The Role of DevOps in Building an AI-Ready Infrastructure

The successful application of machine learning for artificial intelligence (AI) requires several contexts to be addressed, primarily the technical, data and business considerations.

The Technical

From a technical standpoint, in building an AI-ready framework there are choices to be made such as which machine learning framework to select, the type and structure of learning function and the style of training algorithm to use. These decisions are normally based on the skill, experience and judgment of the computer scientist. A practitioner should be able to coordinate these aspects and focus on business outcomes without overly burdening the line of business with technical detail. The exception to this is when core design decisions in some way will impact business outcome.

The Data

Equally as critical to the efficacy of machine learning is the data available for use in development and training. A deployed algorithm is a function of the data inputs it received during training and testing; these inputs should be consistent and representative of the scenarios that will be subject to inference by the algorithm.
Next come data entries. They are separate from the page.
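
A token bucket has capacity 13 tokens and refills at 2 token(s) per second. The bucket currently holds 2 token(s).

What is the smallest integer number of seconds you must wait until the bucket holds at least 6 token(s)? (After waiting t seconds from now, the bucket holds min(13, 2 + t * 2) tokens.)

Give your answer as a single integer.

Need 2 + t * 2 >= 6, so t >= 4/2.
Smallest integer t = ceil(4/2) = 2.

Answer: 2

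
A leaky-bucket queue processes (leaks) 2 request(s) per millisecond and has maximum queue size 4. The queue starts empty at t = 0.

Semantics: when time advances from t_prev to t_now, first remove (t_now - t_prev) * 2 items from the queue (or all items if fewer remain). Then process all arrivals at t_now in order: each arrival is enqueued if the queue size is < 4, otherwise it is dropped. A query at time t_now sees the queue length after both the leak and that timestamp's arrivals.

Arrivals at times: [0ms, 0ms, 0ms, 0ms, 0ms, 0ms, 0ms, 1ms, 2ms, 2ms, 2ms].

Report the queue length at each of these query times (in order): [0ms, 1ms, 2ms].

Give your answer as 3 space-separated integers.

Queue lengths at query times:
  query t=0ms: backlog = 4
  query t=1ms: backlog = 3
  query t=2ms: backlog = 4

Answer: 4 3 4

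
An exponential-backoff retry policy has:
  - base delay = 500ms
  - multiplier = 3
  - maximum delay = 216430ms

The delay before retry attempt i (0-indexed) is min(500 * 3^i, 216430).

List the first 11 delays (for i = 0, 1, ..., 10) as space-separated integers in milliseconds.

Computing each delay:
  i=0: min(500*3^0, 216430) = 500
  i=1: min(500*3^1, 216430) = 1500
  i=2: min(500*3^2, 216430) = 4500
  i=3: min(500*3^3, 216430) = 13500
  i=4: min(500*3^4, 216430) = 40500
  i=5: min(500*3^5, 216430) = 121500
  i=6: min(500*3^6, 216430) = 216430
  i=7: min(500*3^7, 216430) = 216430
  i=8: min(500*3^8, 216430) = 216430
  i=9: min(500*3^9, 216430) = 216430
  i=10: min(500*3^10, 216430) = 216430

Answer: 500 1500 4500 13500 40500 121500 216430 216430 216430 216430 216430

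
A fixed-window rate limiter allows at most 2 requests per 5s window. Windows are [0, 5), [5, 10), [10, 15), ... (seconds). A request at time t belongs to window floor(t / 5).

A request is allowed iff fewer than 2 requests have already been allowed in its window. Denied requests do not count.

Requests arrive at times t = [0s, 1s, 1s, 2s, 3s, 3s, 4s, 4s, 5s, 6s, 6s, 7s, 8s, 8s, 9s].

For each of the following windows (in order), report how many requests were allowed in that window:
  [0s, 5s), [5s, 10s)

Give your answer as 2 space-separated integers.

Processing requests:
  req#1 t=0s (window 0): ALLOW
  req#2 t=1s (window 0): ALLOW
  req#3 t=1s (window 0): DENY
  req#4 t=2s (window 0): DENY
  req#5 t=3s (window 0): DENY
  req#6 t=3s (window 0): DENY
  req#7 t=4s (window 0): DENY
  req#8 t=4s (window 0): DENY
  req#9 t=5s (window 1): ALLOW
  req#10 t=6s (window 1): ALLOW
  req#11 t=6s (window 1): DENY
  req#12 t=7s (window 1): DENY
  req#13 t=8s (window 1): DENY
  req#14 t=8s (window 1): DENY
  req#15 t=9s (window 1): DENY

Allowed counts by window: 2 2

Answer: 2 2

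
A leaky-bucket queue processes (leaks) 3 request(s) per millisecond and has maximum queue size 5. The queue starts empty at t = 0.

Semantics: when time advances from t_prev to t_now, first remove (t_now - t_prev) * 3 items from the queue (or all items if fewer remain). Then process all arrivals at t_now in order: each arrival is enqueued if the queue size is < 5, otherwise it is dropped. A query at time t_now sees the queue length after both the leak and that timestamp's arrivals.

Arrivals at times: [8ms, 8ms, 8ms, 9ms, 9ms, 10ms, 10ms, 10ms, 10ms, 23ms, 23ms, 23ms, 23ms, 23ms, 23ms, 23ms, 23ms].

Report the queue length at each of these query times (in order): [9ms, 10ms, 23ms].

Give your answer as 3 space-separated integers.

Answer: 2 4 5

Derivation:
Queue lengths at query times:
  query t=9ms: backlog = 2
  query t=10ms: backlog = 4
  query t=23ms: backlog = 5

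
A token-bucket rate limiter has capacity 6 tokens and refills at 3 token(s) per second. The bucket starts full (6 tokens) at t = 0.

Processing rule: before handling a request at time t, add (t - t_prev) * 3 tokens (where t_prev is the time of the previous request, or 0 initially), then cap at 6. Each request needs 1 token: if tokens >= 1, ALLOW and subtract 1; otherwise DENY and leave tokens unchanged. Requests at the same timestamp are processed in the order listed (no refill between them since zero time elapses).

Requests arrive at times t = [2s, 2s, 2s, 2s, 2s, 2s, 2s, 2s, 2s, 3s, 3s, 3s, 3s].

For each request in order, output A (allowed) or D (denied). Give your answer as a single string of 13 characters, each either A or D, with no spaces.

Simulating step by step:
  req#1 t=2s: ALLOW
  req#2 t=2s: ALLOW
  req#3 t=2s: ALLOW
  req#4 t=2s: ALLOW
  req#5 t=2s: ALLOW
  req#6 t=2s: ALLOW
  req#7 t=2s: DENY
  req#8 t=2s: DENY
  req#9 t=2s: DENY
  req#10 t=3s: ALLOW
  req#11 t=3s: ALLOW
  req#12 t=3s: ALLOW
  req#13 t=3s: DENY

Answer: AAAAAADDDAAAD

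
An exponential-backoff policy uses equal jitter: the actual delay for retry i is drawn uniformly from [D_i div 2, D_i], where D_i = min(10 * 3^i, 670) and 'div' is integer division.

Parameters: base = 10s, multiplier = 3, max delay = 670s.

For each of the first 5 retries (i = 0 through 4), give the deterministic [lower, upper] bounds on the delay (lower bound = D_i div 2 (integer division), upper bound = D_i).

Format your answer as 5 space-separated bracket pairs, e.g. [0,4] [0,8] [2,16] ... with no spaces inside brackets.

Computing bounds per retry:
  i=0: D_i=min(10*3^0,670)=10, bounds=[5,10]
  i=1: D_i=min(10*3^1,670)=30, bounds=[15,30]
  i=2: D_i=min(10*3^2,670)=90, bounds=[45,90]
  i=3: D_i=min(10*3^3,670)=270, bounds=[135,270]
  i=4: D_i=min(10*3^4,670)=670, bounds=[335,670]

Answer: [5,10] [15,30] [45,90] [135,270] [335,670]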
It is difficult to accommodate so-called black swan events, as typically these require a level of adaptiveness beyond present machine learning technology.
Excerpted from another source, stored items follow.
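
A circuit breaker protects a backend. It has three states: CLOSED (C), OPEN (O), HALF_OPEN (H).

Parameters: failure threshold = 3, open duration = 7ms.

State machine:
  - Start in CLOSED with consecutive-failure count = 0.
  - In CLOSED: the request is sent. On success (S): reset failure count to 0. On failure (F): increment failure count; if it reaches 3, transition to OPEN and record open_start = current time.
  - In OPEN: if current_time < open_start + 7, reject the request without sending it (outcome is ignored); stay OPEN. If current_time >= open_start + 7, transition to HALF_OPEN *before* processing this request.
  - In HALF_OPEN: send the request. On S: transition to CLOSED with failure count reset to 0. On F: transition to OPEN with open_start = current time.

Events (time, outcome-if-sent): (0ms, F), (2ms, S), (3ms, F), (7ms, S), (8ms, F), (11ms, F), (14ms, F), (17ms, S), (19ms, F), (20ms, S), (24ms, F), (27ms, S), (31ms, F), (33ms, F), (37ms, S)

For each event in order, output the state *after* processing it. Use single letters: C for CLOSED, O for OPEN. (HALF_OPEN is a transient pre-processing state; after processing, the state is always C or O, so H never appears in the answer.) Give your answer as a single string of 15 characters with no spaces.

Answer: CCCCCCOOOOOOOOO

Derivation:
State after each event:
  event#1 t=0ms outcome=F: state=CLOSED
  event#2 t=2ms outcome=S: state=CLOSED
  event#3 t=3ms outcome=F: state=CLOSED
  event#4 t=7ms outcome=S: state=CLOSED
  event#5 t=8ms outcome=F: state=CLOSED
  event#6 t=11ms outcome=F: state=CLOSED
  event#7 t=14ms outcome=F: state=OPEN
  event#8 t=17ms outcome=S: state=OPEN
  event#9 t=19ms outcome=F: state=OPEN
  event#10 t=20ms outcome=S: state=OPEN
  event#11 t=24ms outcome=F: state=OPEN
  event#12 t=27ms outcome=S: state=OPEN
  event#13 t=31ms outcome=F: state=OPEN
  event#14 t=33ms outcome=F: state=OPEN
  event#15 t=37ms outcome=S: state=OPEN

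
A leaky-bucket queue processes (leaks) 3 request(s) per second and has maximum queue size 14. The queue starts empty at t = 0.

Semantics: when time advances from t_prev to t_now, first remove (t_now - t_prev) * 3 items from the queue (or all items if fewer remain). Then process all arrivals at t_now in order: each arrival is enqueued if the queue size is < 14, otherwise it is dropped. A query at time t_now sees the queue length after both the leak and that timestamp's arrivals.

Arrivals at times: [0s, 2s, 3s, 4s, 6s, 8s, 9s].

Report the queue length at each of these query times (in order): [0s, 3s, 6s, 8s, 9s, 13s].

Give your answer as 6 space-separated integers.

Answer: 1 1 1 1 1 0

Derivation:
Queue lengths at query times:
  query t=0s: backlog = 1
  query t=3s: backlog = 1
  query t=6s: backlog = 1
  query t=8s: backlog = 1
  query t=9s: backlog = 1
  query t=13s: backlog = 0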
However, we can still hope to achieve an effective and enriched algorithm that is appropriately responsive to real-world events by collecting and building data sets and training libraries that are truly representative of the environment in which the algorithm will operate. Ideally, machine learning data should include as many data outliers as may occur naturally within the real world—we should not be improving or self-selecting data, though granted most applications will use some form of normalization.

Speaking to data scientists and machine learning specialists, it is clear as individuals they have the technical skills and access to the core technology they need to do their jobs. However, more often than not it is access to and availability of real-world, suitably random data that is one of the biggest and most time-consuming challenges. Addressing this requires good engagement with the line of business, as access to sensitive data requires negotiation. But as matter of course, any business that utilizes data analysts to help inform critical business decisions and wants to benefit from machine learning should take the necessary steps to ensure it offers accessible and open data services to their machine learning teams. Having an open, accessible and agile data architecture is an essential prerequisite of being able to deliver an AI/machine learning-ready infrastructure.

The Business

On the business side, rather than address the how and what questions of technology and data, we also need to ask why. Certainly, as with any IT project, business does not want to engage machine learning or AI for its own sake. It is important to understand the business goals and seek new technology that will align with those objectives. This is where the application of DevOps techniques can greatly improve business outcome.

By aligning software development with software operations, more emphasis can be placed on what is important to the business while also helping to support the effectiveness and usability of new machine learning functions. In their deployment and use, these new applications should also exhibit many of efficiency features of modern IT technology. Thus, we expect new deployments to be able to make effective and efficient use of container technology. And where a particular function is infrequently required, how much more efficient is it to use a serverless function, perhaps with the data resident on private storage, and the function being called on demand in the cloud.

This type of capability is now readily available to machine learning thanks to the advent of virtualized GPUs provided by a choice of cloud services. This ability to dynamically and adaptively use infrastructure aligns well with the capabilities DevOps practitioners, who for a long now time have been used to managing the deployment of continuously developed releases of code. This agility, driven by the need for adaptability and innovation is very much what is required for successful machine learning and AI. But underpinning all of this is the need to maintain the conversation with the business around the open, yet appropriate accessibility to data.

— Matt Watts